Но парней на набережной не было. Тогда пошел спорный, отвесно-тихий дождь,- Звукариха такой называет "огуречным". Он подряжается не на день и не на два, и огурцы под ним будто бы вырастают за одну ночь. Хорошо бы знать, израсходовала она те мои дрожжи или нет? Наверно, еще нет, но привезти ей все равно что-нибудь надо. Хотя бы ту вчерашнюю банку маринованных слив. И вторую бутылку шампанского. Она когда-нибудь пробовала шампанское? Наверно, нет... Ну вот и пусть попробует. А я напьюсь самогонки и вернусь только в понедельник. К вечеру... Я бы все проделал так, как решил, если бы не встретил Лозинскую: она, как мне показалось, бесцельно и неприкаянно шла куда-то вдоль набережной. На ней был не по росту длинный, странно серебристый плащ с островерхим капюшоном, и за мглистой сеткой дождя плащ этот делал ее похожей на монашка или попика в ряске. Когда мы поравнялись, она вскользь и невидяще посмотрела на "Росинанта" и прошла вперед. Я тоже поехал дальше, но в зеркало видел, как она внезапно остановилась и оглянулась, откинув с головы капюшон. Может, ей не следовало это делать откидывать капюшон и стоять непокрытой под дождем,- я бы тогда поехал и поехал своей дорогой, и мы, возможно, никогда бы больше не встретились, но она стояла и стояла, глядя в мою сторону, а дождь лил и лил, и я затормозил и дал задний ход. Все дело было в дожде,- я только поэтому ударом руки поторопился открыть правую переднюю дверку, а Лозинской крикнуть: "Садитесь скорей!" Потом, позже, она говорила, что испугалась тогда этого моего окрика, решив, что мне срочно нужна какая-то ее помощь. Она почему-то обежала машину не спереди, а сзади, и на сиденье опустилась как при толчке, и плащ ее гремел, как железный.
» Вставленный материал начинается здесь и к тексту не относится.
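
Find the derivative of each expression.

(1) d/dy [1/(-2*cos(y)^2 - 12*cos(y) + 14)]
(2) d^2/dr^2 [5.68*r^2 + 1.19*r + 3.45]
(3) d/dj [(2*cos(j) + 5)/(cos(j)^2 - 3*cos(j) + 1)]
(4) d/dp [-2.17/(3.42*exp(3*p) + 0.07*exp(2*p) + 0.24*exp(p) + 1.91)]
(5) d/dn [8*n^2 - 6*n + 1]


(1) = -(cos(y) + 3)*sin(y)/(cos(y)^2 + 6*cos(y) - 7)^2
(2) = 11.3600000000000
(3) = (10*cos(j) + cos(2*j) - 16)*sin(j)/(sin(j)^2 + 3*cos(j) - 2)^2
(4) = (22.2642*exp(2*p) + 0.3038*exp(p) + 0.5208)*exp(p)/(3.42*exp(3*p) + 0.07*exp(2*p) + 0.24*exp(p) + 1.91)^2
(5) = 16*n - 6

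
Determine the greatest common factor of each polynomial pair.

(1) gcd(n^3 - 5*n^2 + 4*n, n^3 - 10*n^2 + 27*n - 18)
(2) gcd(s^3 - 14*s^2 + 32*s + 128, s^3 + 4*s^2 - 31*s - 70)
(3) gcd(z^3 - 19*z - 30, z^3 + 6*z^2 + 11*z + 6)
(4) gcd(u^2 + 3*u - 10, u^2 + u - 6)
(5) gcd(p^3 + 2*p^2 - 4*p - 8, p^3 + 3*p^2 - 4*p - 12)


(1) = n - 1
(2) = gcd((s - 8)^2*(s + 2), (s - 5)*(s + 2)*(s + 7)) = s + 2
(3) = gcd((z - 5)*(z + 2)*(z + 3), (z + 1)*(z + 2)*(z + 3)) = z^2 + 5*z + 6
(4) = u - 2
(5) = gcd((p - 2)*(p + 2)^2, (p - 2)*(p + 2)*(p + 3)) = p^2 - 4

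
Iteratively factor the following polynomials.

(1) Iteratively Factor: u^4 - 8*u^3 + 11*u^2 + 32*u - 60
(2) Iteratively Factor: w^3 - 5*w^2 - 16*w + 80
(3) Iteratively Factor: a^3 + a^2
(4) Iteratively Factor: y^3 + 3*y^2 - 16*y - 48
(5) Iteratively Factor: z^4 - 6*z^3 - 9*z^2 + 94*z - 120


(1) = (u - 5)*(u^3 - 3*u^2 - 4*u + 12) = (u - 5)*(u - 2)*(u^2 - u - 6) = (u - 5)*(u - 3)*(u - 2)*(u + 2)
(2) = (w + 4)*(w^2 - 9*w + 20) = (w - 4)*(w + 4)*(w - 5)
(3) = (a + 1)*(a^2) = a*(a + 1)*(a)
(4) = (y - 4)*(y^2 + 7*y + 12) = (y - 4)*(y + 4)*(y + 3)
(5) = (z + 4)*(z^3 - 10*z^2 + 31*z - 30) = (z - 2)*(z + 4)*(z^2 - 8*z + 15) = (z - 5)*(z - 2)*(z + 4)*(z - 3)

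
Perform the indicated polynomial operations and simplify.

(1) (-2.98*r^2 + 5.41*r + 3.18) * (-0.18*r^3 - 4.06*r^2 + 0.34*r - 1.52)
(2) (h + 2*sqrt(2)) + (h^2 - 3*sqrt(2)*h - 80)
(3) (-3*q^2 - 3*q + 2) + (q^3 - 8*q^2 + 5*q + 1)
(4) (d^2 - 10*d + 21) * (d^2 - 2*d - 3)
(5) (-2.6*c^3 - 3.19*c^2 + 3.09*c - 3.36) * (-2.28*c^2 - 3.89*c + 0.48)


(1) = 0.5364*r^5 + 11.125*r^4 - 23.5502*r^3 - 6.5418*r^2 - 7.142*r - 4.8336
(2) = h^2 - 3*sqrt(2)*h + h - 80 + 2*sqrt(2)
(3) = q^3 - 11*q^2 + 2*q + 3
(4) = d^4 - 12*d^3 + 38*d^2 - 12*d - 63
(5) = 5.928*c^5 + 17.3872*c^4 + 4.1159*c^3 - 5.8905*c^2 + 14.5536*c - 1.6128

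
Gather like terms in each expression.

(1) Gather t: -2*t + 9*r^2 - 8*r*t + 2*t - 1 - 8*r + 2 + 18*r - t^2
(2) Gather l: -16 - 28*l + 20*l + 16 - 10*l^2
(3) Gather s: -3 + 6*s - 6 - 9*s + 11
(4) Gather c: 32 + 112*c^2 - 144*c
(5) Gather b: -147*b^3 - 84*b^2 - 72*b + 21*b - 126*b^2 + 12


(1) = 9*r^2 - 8*r*t + 10*r - t^2 + 1
(2) = -10*l^2 - 8*l
(3) = 2 - 3*s
(4) = 112*c^2 - 144*c + 32
(5) = -147*b^3 - 210*b^2 - 51*b + 12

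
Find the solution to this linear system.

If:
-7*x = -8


Then:
x = 8/7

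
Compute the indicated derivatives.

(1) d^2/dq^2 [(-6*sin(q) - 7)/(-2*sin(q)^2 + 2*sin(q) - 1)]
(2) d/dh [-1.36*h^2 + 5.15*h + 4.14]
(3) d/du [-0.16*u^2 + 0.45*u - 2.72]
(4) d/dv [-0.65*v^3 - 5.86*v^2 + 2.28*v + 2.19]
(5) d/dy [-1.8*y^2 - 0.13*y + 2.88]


(1) = 2*(-12*sin(q)^5 - 68*sin(q)^4 + 102*sin(q)^3 + 92*sin(q)^2 - 130*sin(q) + 26)/(-2*sin(q) - cos(2*q) + 2)^3
(2) = 5.15 - 2.72*h
(3) = 0.45 - 0.32*u
(4) = -1.95*v^2 - 11.72*v + 2.28
(5) = -3.6*y - 0.13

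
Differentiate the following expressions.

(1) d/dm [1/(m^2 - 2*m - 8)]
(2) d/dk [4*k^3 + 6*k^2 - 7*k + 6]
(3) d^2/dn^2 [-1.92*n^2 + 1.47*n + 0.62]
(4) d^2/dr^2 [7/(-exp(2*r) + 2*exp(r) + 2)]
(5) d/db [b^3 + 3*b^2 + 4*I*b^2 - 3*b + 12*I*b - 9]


(1) = 2*(1 - m)/(-m^2 + 2*m + 8)^2
(2) = 12*k^2 + 12*k - 7
(3) = -3.84000000000000
(4) = 14*(4*(1 - exp(r))^2*exp(r) + (2*exp(r) - 1)*(-exp(2*r) + 2*exp(r) + 2))*exp(r)/(-exp(2*r) + 2*exp(r) + 2)^3
(5) = 3*b^2 + b*(6 + 8*I) - 3 + 12*I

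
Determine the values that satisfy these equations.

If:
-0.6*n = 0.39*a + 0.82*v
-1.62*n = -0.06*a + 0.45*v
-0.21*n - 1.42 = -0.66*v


Then:
a = -3.08
n = -0.65
v = 1.94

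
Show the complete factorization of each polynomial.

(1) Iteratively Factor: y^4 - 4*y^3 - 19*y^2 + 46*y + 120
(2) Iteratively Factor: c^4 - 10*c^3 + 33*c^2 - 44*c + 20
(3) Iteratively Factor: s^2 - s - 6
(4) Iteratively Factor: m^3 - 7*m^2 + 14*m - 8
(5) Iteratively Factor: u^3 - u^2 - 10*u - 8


(1) = (y + 2)*(y^3 - 6*y^2 - 7*y + 60) = (y - 5)*(y + 2)*(y^2 - y - 12) = (y - 5)*(y - 4)*(y + 2)*(y + 3)
(2) = (c - 5)*(c^3 - 5*c^2 + 8*c - 4) = (c - 5)*(c - 2)*(c^2 - 3*c + 2) = (c - 5)*(c - 2)*(c - 1)*(c - 2)
(3) = (s + 2)*(s - 3)
(4) = (m - 4)*(m^2 - 3*m + 2) = (m - 4)*(m - 1)*(m - 2)
(5) = (u - 4)*(u^2 + 3*u + 2) = (u - 4)*(u + 1)*(u + 2)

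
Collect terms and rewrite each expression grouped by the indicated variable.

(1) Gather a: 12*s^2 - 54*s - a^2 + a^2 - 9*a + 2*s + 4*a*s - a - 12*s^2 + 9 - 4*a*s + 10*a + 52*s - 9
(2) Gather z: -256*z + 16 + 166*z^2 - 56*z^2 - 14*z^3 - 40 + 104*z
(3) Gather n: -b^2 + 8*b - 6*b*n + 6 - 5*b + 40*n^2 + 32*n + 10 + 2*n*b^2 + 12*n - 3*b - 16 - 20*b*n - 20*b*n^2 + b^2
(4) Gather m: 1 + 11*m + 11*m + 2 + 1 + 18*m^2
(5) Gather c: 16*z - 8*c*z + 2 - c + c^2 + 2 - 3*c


(1) = 0
(2) = -14*z^3 + 110*z^2 - 152*z - 24
(3) = n^2*(40 - 20*b) + n*(2*b^2 - 26*b + 44)
(4) = 18*m^2 + 22*m + 4
(5) = c^2 + c*(-8*z - 4) + 16*z + 4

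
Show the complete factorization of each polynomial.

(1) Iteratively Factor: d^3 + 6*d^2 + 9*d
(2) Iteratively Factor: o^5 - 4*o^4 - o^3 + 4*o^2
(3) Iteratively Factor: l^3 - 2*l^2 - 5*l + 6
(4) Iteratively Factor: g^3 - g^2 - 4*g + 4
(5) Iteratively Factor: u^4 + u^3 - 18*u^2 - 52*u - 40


(1) = (d)*(d^2 + 6*d + 9) = d*(d + 3)*(d + 3)
(2) = (o)*(o^4 - 4*o^3 - o^2 + 4*o) = o^2*(o^3 - 4*o^2 - o + 4) = o^2*(o + 1)*(o^2 - 5*o + 4) = o^2*(o - 4)*(o + 1)*(o - 1)
(3) = (l - 1)*(l^2 - l - 6) = (l - 3)*(l - 1)*(l + 2)
(4) = (g + 2)*(g^2 - 3*g + 2) = (g - 2)*(g + 2)*(g - 1)
(5) = (u + 2)*(u^3 - u^2 - 16*u - 20) = (u + 2)^2*(u^2 - 3*u - 10) = (u + 2)^3*(u - 5)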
- Он не из фольги? - спросил я после того, как мы поздоровались.
- Из фольги? Нет, конечно,- сказала она.- У вас что-нибудь случилось?
- Когда? - не понял я.
- Ну сегодня. У вас все в порядке?
Мокрые волосы ее спускались витыми косичками к заушью, отчего лицо казалось продолговатым и совсем детски-девчоночьим. Я подумал, что речь идет о моем несуразном костюме: в тот день я нарочно - наполовину в пику, а наполовину в утешение себе - надел старую вылинявшую тельняшку, заскорузлую морскую брезентовую куртку, такие же брюки и кирзовые сапоги. Ими, понятно, не шаркнешь, да мне и не хотелось этого. Не трогаясь с места, я с непонятным для себя злорадным удовольствием объяснил, что значит эта моя одежа. У Лозинской было какое-то полуироническое выражение лица.
- И кому же вы мстите? Всем нам, маленьким? Или только себе, большому?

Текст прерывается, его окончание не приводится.